Intervention de Jean-Louis Bourlanges

Réunion du mercredi 15 janvier 2020 à 16h05
Commission des affaires étrangères

Photo issue du site de l'Assemblée nationale ou de WikipediaJean-Louis Bourlanges :

Monsieur le ministre, je n'aborderai que le dossier de l'Iran. Si, sur tout le reste, la situation est difficile, la ligne est claire, ce qui nous permet de savoir quels sont nos objectifs – que nous ne sommes cependant pas toujours certains de pouvoir atteindre. Pour ce qui est de l'Iran, je dois dire que je suis extrêmement perplexe. Nous avons jusqu'à présent réprouvé, à juste titre, les orientations fondamentales de la politique américaine depuis une vingtaine d'années. Nous pensions que l'intervention américaine en Irak produirait des résultats catastrophiques et cela a été le cas. De même, nous pensions que la renonciation aux accords de Vienne sur le contrôle nucléaire iranien aboutirait à un désastre et nous voyons bien aujourd'hui que nous sommes engagés dans un processus extrêmement dangereux. Nous avions toutes les raisons de penser cela : l'armée israélienne disait qu'il n'y avait pas d'option militaire crédible pour arrêter le processus de nucléarisation, ce qui confirmait que la non-prolifération passait par cet accord, et il paraissait évident que l'ouverture du régime sur l'économie occidentale était une bonne chose pour son assouplissement. Nous avions donc sur cette question une position aussi solide que légitime, mais le président Trump en a décidé autrement.

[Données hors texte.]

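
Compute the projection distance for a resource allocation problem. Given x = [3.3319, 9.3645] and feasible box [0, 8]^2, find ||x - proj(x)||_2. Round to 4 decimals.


Project each component onto [0, 8].
clip(3.3319) = 3.3319, clip(9.3645) = 8.0
Projection = [3.3319, 8.0]
Squared diffs: [0.0, 1.8619]
Distance = sqrt(1.8619) = 1.3645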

Cependant, on ne peut nier que les décisions récemment prises par le président Trump soient cohérentes sur le plan tactique. Il a accompli un acte de légitime défense par rapport aux menaces pesant sur l'ambassade américaine à Bagdad – des menaces qui, pour les Américains, font inévitablement penser à l'attaque subie par leur ambassade à Téhéran en 1979 –, il a fait en sorte de rétablir son autorité vis-à-vis des sunnites, alors qu'elle se trouvait affaiblie par sa passivité dans des affaires récentes, enfin il a engagé un processus de confrontation avec le régime iranien, qui trouve à l'évidence un écho dans les manifestations qu'on observe à Téhéran et ailleurs.

Si cette stratégie n'est pas la nôtre – elle est même contraire à la nôtre –, elle n'en est pas moins une véritable stratégie, face à laquelle on s'explique mal la position française tout en retenue. Il est clair que nous n'avons pas la moindre chance de conduire le président américain à renoncer à sa politique, qui ne laisse au régime iranien aucun espoir, aucune possibilité – légitime ou pas – d'agir. Pour les raisons que j'ai indiquées, nous n'avons pas condamné l'intervention américaine, mais il faut tout de même se demander quel choix s'offre encore aux Iraniens, sinon celui consistant à persévérer dans leur politique actuelle, à tenter de déstabiliser, par des actions militaires plus ou moins importantes, la situation en Irak afin d'inciter les Américains à partir, et à poursuivre leur programme de prolifération nucléaire.

Face à cette situation, il me semble que la retenue représente un non-choix : nous ne pouvons continuer à éviter de choisir notre camp – et je ne peux m'empêcher de penser à la phrase de Malraux selon laquelle le monde est devenu trop tragique pour croire aux troisièmes voies.